A New Data Architecture for the App Economy
Anant Jhingran, VP of Products at Apigee
It has been clear for quite some time that traditional warehouses do not cut it for unstructured and semistructured data, and therefore new systems such as NoSQL and Hadoop have emerged. But these systems throw the baby out with the bathwater. Traditional warehouses were built on the premise that applications can be simpler because the databases did a lot. Of course, the penalty for this was that the application’s world view had to fit the relational, database world view. In the new Big Data system, the primitives have been lowered so much (simple key value pair, or completely unstructured tuple structure), that the applications now have to do a lot more. We argue that there is a happy medium. We have studied the kinds of data that sits in the app economy, and the data structures that need to be built on top of NoSQL and Hadoop that considerably speed up Insights in the app economy without requiring every problem to be coded from scratch.
Legacy Analysis: How Hadoop Streaming Enables Software Reuse – A Genomics Case Study
Jeff Melching, Big Data Engineer and Architect at Monsanto
The bioinformatics domain and in particular computational genomics has always had the problem of computing analytics against very large data sets. Traditionally, these analytics have leveraged grid and compute farm technologies. Additionally, the analytics software and algorithms have been built up over the past 30 years by contributions from both the public and private domain and written in a number of programming languages. When these software packages are brought in house and combined with the skills and preferences of internal bioinformatics researchers, what you get is a myriad of different technologies linked together in an analytics pipeline. The rise of technologies like MapReduce in hadoop have made the execution of such pipelines much more efficient, but what about all those analytic pipelines I have built up over the years that aren’t written in MapReduce? Do I have to rewrite them? Do I have to know java? This talk will explain how hadoop streaming can help you reuse instead of rewriting. It will also touch on techniques for packaging and deploying hadoop applications without having to centrally manage software versions on the cluster.

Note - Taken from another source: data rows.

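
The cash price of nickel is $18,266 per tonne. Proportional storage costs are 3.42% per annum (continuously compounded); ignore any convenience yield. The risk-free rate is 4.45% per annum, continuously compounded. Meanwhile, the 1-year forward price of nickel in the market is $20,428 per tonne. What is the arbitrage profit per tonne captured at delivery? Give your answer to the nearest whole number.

Fair forward: F* = S·e^(carry·T), with carry = (r + u) = 0.0445 + 0.0342 = 0.0787
F* = 18266 · e^(0.0787 × 1) = 18266 · e^0.078700 = 18266 × 1.081880 = $19761.6201
Market $20428 > fair $19761.6201: forward overpriced → cash-and-carry (buy spot, short the forward).
At maturity, profit = |F_mkt − F*| = |20428 − 19761.6201| = $666 per tonne

$666 per tonne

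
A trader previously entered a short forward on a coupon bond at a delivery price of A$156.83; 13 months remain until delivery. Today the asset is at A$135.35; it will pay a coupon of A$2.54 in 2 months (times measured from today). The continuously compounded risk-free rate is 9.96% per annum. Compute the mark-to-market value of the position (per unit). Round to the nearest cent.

A$7.94

PV(remaining coupons) I = 2.54·e^(−0.0996·2/12) = 2.4982
Current forward F = (S − I)·e^(rT) = (135.35 − 2.4982)·e^(0.0996·13/12) = 132.8518 × 1.113936 = 147.9884
Value (long) = (F − K)·e^(−rT) = (147.9884 − 156.83) × 0.897717 = -7.9373
Short position value = −(long value) = A$7.94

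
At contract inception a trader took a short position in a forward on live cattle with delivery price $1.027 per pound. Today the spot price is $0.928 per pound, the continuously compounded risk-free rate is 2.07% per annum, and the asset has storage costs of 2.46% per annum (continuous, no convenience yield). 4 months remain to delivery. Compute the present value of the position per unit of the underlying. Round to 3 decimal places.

Current fair forward for the remaining 4 months: F = S·e^((r + u)·T), (r + u) = 0.0207 + 0.0246 = 0.0453
F = 0.928 · e^(0.0453 × 4/12) = 0.928 × 1.015215 = 0.9421
Value of long forward = (F − K)·e^(−rT) = (0.9421 − 1.027) · e^(−0.0207·4/12)
= -0.0849 × 0.993124 = -0.084
Short position value = −(long value) = $0.084

$0.084 per pound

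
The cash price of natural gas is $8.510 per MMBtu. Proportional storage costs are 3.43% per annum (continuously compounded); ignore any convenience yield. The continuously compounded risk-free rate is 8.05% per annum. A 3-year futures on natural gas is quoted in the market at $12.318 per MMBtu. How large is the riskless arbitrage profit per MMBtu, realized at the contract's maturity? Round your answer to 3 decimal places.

$0.309 per MMBtu

Fair futures: F* = S·e^(carry·T), with carry = (r + u) = 0.0805 + 0.0343 = 0.1148
F* = 8.510 · e^(0.1148 × 3) = 8.510 · e^0.344400 = 8.510 × 1.411143 = $12.0088
Market $12.318 > fair $12.0088: forward overpriced → cash-and-carry (buy spot, short the forward).
At maturity, profit = |F_mkt − F*| = |12.318 − 12.0088| = $0.309 per MMBtu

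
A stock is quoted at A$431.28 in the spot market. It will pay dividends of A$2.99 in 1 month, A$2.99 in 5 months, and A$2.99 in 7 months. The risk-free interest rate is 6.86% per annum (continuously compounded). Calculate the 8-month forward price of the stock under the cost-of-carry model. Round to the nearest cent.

A$442.30

PV(dividends) I = 2.99·e^(−0.0686·1/12) + 2.99·e^(−0.0686·5/12) + 2.99·e^(−0.0686·7/12)
I = 2.9730 + 2.9057 + 2.8727 = 8.7514
F = (S − I)·e^(rT) = (431.28 − 8.7514) · e^(0.0686·8/12)
= 422.5286 · e^0.045733 = 422.5286 × 1.046795 = A$442.30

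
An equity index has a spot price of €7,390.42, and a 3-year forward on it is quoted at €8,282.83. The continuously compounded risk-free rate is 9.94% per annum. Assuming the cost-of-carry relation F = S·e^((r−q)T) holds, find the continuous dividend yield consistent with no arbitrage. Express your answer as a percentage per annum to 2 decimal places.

6.14%

From F = S·e^((r−q)T): (r − q) = ln(F/S)/T
ln(8282.83/7390.42) = ln(1.120752) = 0.114000
(r − q) = 0.114000 / (3) = 0.038000
q = r − ln(F/S)/T = 0.0994 − 0.038000 = 0.061400
q = 6.14%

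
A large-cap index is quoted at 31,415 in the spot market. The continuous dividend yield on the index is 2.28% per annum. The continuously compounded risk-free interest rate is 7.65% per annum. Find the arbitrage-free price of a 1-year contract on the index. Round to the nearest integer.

33,148

F = S·e^((r − q)T) = 31415 · e^((0.0765 − 0.0228) × 1)
= 31415 · e^0.053700 = 31415 × 1.055168
F = 33,148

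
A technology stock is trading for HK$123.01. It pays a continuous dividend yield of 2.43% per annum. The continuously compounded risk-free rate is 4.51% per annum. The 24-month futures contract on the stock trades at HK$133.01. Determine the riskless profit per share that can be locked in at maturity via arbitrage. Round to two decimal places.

Fair futures: F* = S·e^(carry·T), with carry = (r − q) = 0.0451 − 0.0243 = 0.0208
F* = 123.01 · e^(0.0208 × 24/12) = 123.01 · e^0.041600 = 123.01 × 1.042477 = HK$128.2351
Market HK$133.01 > fair HK$128.2351: forward overpriced → cash-and-carry (buy spot, short the forward).
At maturity, profit = |F_mkt − F*| = |133.01 − 128.2351| = HK$4.77 per share

HK$4.77 per share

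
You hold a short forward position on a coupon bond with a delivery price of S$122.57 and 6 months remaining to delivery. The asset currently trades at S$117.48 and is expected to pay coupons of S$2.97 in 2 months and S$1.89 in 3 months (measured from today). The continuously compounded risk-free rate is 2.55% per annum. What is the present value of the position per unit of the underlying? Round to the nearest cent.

PV(remaining coupons) I = 2.97·e^(−0.0255·2/12) + 1.89·e^(−0.0255·3/12) = 4.8354
Current forward F = (S − I)·e^(rT) = (117.48 − 4.8354)·e^(0.0255·6/12) = 112.6446 × 1.012832 = 114.0901
Value (long) = (F − K)·e^(−rT) = (114.0901 − 122.57) × 0.987331 = -8.3725
Short position value = −(long value) = S$8.37

S$8.37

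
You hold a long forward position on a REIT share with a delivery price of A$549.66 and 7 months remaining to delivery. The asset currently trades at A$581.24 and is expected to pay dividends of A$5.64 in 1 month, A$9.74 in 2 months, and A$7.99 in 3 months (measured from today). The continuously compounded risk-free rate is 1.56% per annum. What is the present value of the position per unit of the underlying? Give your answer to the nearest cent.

A$13.25

PV(remaining dividends) I = 5.64·e^(−0.0156·1/12) + 9.74·e^(−0.0156·2/12) + 7.99·e^(−0.0156·3/12) = 23.3063
Current forward F = (S − I)·e^(rT) = (581.24 − 23.3063)·e^(0.0156·7/12) = 557.9337 × 1.009142 = 563.0343
Value (long) = (F − K)·e^(−rT) = (563.0343 − 549.66) × 0.990941 = 13.2531
Value = A$13.25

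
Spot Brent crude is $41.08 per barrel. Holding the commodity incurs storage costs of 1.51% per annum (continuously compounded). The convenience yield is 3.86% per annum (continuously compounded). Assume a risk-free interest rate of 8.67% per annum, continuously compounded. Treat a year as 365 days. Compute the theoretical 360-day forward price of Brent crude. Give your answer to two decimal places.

$43.72 per barrel

Net carry = r + u − y = 0.0867 + 0.0151 − 0.0386 = 0.0632
F = S·e^((r+u−y)T) = 41.08 · e^(0.0632 × 360/365) = 41.08 · e^0.062334
= 41.08 × 1.064318 = $43.72 per barrel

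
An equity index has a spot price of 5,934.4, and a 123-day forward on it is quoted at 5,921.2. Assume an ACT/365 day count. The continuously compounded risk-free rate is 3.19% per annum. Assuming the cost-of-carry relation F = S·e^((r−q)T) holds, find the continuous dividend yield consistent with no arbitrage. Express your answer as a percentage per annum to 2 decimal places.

3.85%

From F = S·e^((r−q)T): (r − q) = ln(F/S)/T
ln(5921.2/5934.4) = ln(0.997776) = -0.002226
(r − q) = -0.002226 / (123/365) = -0.006606
q = r − ln(F/S)/T = 0.0319 + 0.006606 = 0.038506
q = 3.85%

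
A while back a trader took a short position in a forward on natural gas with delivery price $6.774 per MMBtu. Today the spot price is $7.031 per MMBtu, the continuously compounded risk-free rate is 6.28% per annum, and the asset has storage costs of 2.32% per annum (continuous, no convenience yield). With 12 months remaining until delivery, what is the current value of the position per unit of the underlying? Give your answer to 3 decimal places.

Current fair forward for the remaining 12 months: F = S·e^((r + u)·T), (r + u) = 0.0628 + 0.0232 = 0.0860
F = 7.031 · e^(0.0860 × 12/12) = 7.031 × 1.089806 = 7.6624
Value of long forward = (F − K)·e^(−rT) = (7.6624 − 6.774) · e^(−0.0628·12/12)
= 0.8884 × 0.939131 = 0.834
Short position value = −(long value) = -$0.834

-$0.834 per MMBtu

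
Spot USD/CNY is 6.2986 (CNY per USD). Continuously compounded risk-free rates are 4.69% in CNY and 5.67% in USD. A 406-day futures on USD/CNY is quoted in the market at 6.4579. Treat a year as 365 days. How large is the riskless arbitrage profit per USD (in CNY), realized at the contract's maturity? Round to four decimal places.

Fair futures: F* = S·e^(carry·T), with carry = (r_CNY − r_USD) = 0.0469 − 0.0567 = -0.0098
F* = 6.2986 · e^(-0.0098 × 406/365) = 6.2986 · e^-0.010901 = 6.2986 × 0.989158 = 6.2303
Market 6.4579 > fair 6.2303: forward overpriced → cash-and-carry (buy spot, short the forward).
At maturity, profit = |F_mkt − F*| = |6.4579 − 6.2303| = 0.2276 per USD (in CNY)

0.2276 per USD (in CNY)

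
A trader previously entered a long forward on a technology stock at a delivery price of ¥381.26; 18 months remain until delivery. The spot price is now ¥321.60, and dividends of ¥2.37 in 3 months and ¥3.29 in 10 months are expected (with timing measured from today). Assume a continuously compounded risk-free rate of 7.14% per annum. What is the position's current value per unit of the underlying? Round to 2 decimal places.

-¥26.37

PV(remaining dividends) I = 2.37·e^(−0.0714·3/12) + 3.29·e^(−0.0714·10/12) = 5.4280
Current forward F = (S − I)·e^(rT) = (321.60 − 5.4280)·e^(0.0714·18/12) = 316.1720 × 1.113046 = 351.9140
Value (long) = (F − K)·e^(−rT) = (351.9140 − 381.26) × 0.898436 = -26.3655
Value = -¥26.37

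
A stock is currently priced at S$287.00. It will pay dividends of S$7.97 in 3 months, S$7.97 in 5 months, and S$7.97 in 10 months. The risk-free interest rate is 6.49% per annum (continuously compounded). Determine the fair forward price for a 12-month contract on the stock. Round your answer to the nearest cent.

S$281.54

PV(dividends) I = 7.97·e^(−0.0649·3/12) + 7.97·e^(−0.0649·5/12) + 7.97·e^(−0.0649·10/12)
I = 7.8417 + 7.7574 + 7.5504 = 23.1495
F = (S − I)·e^(rT) = (287.00 − 23.1495) · e^(0.0649·12/12)
= 263.8505 · e^0.064900 = 263.8505 × 1.067052 = S$281.54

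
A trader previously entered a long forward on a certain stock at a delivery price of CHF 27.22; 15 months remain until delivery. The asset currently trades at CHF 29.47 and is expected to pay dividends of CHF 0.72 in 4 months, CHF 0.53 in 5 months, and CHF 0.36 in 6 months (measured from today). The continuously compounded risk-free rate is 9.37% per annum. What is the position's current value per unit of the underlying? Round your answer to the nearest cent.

CHF 3.71

PV(remaining dividends) I = 0.72·e^(−0.0937·4/12) + 0.53·e^(−0.0937·5/12) + 0.36·e^(−0.0937·6/12) = 1.5511
Current forward F = (S − I)·e^(rT) = (29.47 − 1.5511)·e^(0.0937·15/12) = 27.9189 × 1.124260 = 31.3881
Value (long) = (F − K)·e^(−rT) = (31.3881 − 27.22) × 0.889474 = 3.7074
Value = CHF 3.71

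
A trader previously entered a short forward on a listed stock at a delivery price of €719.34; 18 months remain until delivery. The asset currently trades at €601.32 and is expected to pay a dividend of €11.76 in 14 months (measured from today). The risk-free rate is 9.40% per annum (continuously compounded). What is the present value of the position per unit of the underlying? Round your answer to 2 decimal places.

PV(remaining dividends) I = 11.76·e^(−0.0940·14/12) = 10.5385
Current forward F = (S − I)·e^(rT) = (601.32 − 10.5385)·e^(0.0940·18/12) = 590.7815 × 1.151425 = 680.2406
Value (long) = (F − K)·e^(−rT) = (680.2406 − 719.34) × 0.868489 = -33.9574
Short position value = −(long value) = €33.96

€33.96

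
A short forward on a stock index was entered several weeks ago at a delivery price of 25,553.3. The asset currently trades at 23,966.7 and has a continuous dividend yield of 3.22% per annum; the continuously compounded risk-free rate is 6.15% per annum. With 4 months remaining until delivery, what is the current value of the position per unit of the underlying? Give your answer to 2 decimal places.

Current fair forward for the remaining 4 months: F = S·e^((r − q)·T), (r − q) = 0.0615 − 0.0322 = 0.0293
F = 23966.7 · e^(0.0293 × 4/12) = 23966.7 × 1.00981452 = 24201.9217
Value of long forward = (F − K)·e^(−rT) = (24201.9217 − 25553.3) · e^(−0.0615·4/12)
= -1351.3783 × 0.97970870 = -1323.96
Short position value = −(long value) = 1323.96

1323.96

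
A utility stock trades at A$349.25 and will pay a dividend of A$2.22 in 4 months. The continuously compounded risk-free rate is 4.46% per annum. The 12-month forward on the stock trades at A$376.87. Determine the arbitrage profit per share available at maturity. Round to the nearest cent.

PV(dividends) I = 2.22·e^(−0.0446·4/12) = 2.1872
Fair forward F* = (S − I)·e^(rT) = (349.25 − 2.1872)·e^0.044600 = 347.0628 × 1.045610 = 362.8923
Market A$376.87 > fair 362.8923: forward overpriced → cash-and-carry (borrow at r, buy the stock and collect the dividends, short the forward).
Profit at T = |F_mkt − F*| = |376.87 − 362.8923| = A$13.98 per share

A$13.98 per share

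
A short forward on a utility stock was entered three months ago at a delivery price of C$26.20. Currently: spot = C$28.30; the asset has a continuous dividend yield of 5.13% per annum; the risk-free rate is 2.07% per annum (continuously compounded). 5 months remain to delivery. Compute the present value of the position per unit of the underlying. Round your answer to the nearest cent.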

Enterprise Workflow Management Using Oozie @ Riot Games
Matthew Goeke, Big Data engineer at Riot Games
The massive push for big data across multiple industries can leave companies new to the Hadoop ecosystem looking for ways to integrate their existing enterprise technology into this evolving space. Automated workflows, especially traditional ETL pipelines, can be a daunting task when you consider that many enterprise workflow frameworks don’t natively integrate with Hadoop. That’s where the Oozie engine comes in. In this presentation we’ll address the utility, management features and lessons we learned from integrating Oozie into the Riot Games’ Big Data pipeline. We’ll also cover our implementation of Oozie in both the physical datacenter and in the Amazon cloud.